WOW! Just wow! This book completely took me by surprise! I was impressed by the movie version of The Neverending Story as a child but it didn’t move me enough to warrant repeated viewings or motivate me to seek out the source material.
For nostalgia I recently re-watched the movie and was disappointed by how poorly it had aged. This time, however, it DID inspire me to give the book a read and I’m so glad that I did! It turns out that the movie really comprises only the first act of the much longer book.
This book is, literally, fantastic. It is a sweeping epic journey with enchanted worlds, magical characters, and mythical creatures. Most characters are fleeting yet the book is written such that you still care about them even without pages and pages of development. Somehow The Neverdending Story manages to use these brief encounters to build a much richer universe, leaving the reader’s imagination to fill in the details with, “But that is another story and shall be told another time.”
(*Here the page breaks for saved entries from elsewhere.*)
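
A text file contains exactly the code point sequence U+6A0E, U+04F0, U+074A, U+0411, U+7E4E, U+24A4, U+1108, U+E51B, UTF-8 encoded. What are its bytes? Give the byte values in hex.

U+6A0E: 3-byte form → E6 A8 8E.
U+04F0: 2-byte form → D3 B0.
U+074A: 2-byte form → DD 8A.
U+0411: 2-byte form → D0 91.
U+7E4E: 3-byte form → E7 B9 8E.
U+24A4: 3-byte form → E2 92 A4.
U+1108: 3-byte form → E1 84 88.
U+E51B: 3-byte form → EE 94 9B.
Concatenated (21 bytes): E6 A8 8E D3 B0 DD 8A D0 91 E7 B9 8E E2 92 A4 E1 84 88 EE 94 9B.

E6 A8 8E D3 B0 DD 8A D0 91 E7 B9 8E E2 92 A4 E1 84 88 EE 94 9B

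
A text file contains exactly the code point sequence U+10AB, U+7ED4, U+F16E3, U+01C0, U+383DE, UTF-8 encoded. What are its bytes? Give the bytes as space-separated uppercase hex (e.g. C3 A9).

E1 82 AB E7 BB 94 F3 B1 9B A3 C7 80 F0 B8 8F 9E

U+10AB: 3-byte form → E1 82 AB.
U+7ED4: 3-byte form → E7 BB 94.
U+F16E3: 4-byte form → F3 B1 9B A3.
U+01C0: 2-byte form → C7 80.
U+383DE: 4-byte form → F0 B8 8F 9E.
Concatenated (16 bytes): E1 82 AB E7 BB 94 F3 B1 9B A3 C7 80 F0 B8 8F 9E.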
The epic story is underpinned by themes of self efficacy, self image, and destiny. In many ways it reminds me of a much longer, more detailed version of Coelho’s The Alchemist. It goes a step further, though, and adds “meta” themes of human fantasy and escapism. This meta commentary doesn’t QUITE hit its mark for me – I think its reach exceeds its grasp a little – but it doesn’t in any way detract from the rest of the story.
The most impressive aspect of The Neverending Story for me is that it is translated to English from its original German. It features so many charming character descriptions, clever turns of phrase, and even rhyming verses of poetry/song that its translation must have been an incredible labor of love. The end result is, well, fantastic, but I admit that it has me yearning to learn (I feel the yearn – the yearn to learn!) German just to be able to read the original source material.
Bryan’s great adventures learning German . . . but that is another story and shall be told another time!